This paper proposes the Robust Modewise Factor Model (RMFM) to address missing data and outliers in tensor-valued time series. The framework employs mode-specific generalized M-estimators to handle heterogeneous noise characteristics across different tensor modes, integrated with a scalable block coordinate descent algorithm. Theoretical analysis establishes consistency and asymptotic normality under general missing patterns and weak factor presence. Experiments on traffic, electricity, and macroeconomic datasets demonstrate up to 35% reduction in imputation error and robustness to 20% outlier contamination compared to state-of-the-art methods.
Key findings
RMFM simultaneously handles missing data, outliers, and multiway dependencies in tensor time series through a unified framework.

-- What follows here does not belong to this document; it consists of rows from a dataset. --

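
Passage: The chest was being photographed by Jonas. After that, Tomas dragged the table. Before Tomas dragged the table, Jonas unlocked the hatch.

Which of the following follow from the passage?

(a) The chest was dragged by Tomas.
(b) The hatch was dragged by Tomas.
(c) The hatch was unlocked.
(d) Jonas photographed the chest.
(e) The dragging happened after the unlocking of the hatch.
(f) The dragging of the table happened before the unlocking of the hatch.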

Mode-specific robust estimation adapts to heterogeneous noise patterns, such as sparse spatial outliers versus dense temporal noise.
Theoretical guarantees establish consistency and asymptotic normality under MCAR/MAR missing mechanisms and weak factor presence.
Block coordinate descent algorithm achieves linear scalability and O(1/k) convergence rate with closed-form updates.
Empirical validation shows 35% lower imputation error and robustness to 20% contamination on real-world traffic, electricity, and macroeconomic benchmarks.
Limitations & open questions
Theoretical guarantees assume specific missing data mechanisms (MCAR/MAR) which may not hold in all real-world scenarios.
Performance and scalability under extreme outlier contamination rates significantly exceeding 20% are not fully explored.
Methodological complexity may limit adoption without specialized expertise in tensor decomposition and robust statistics.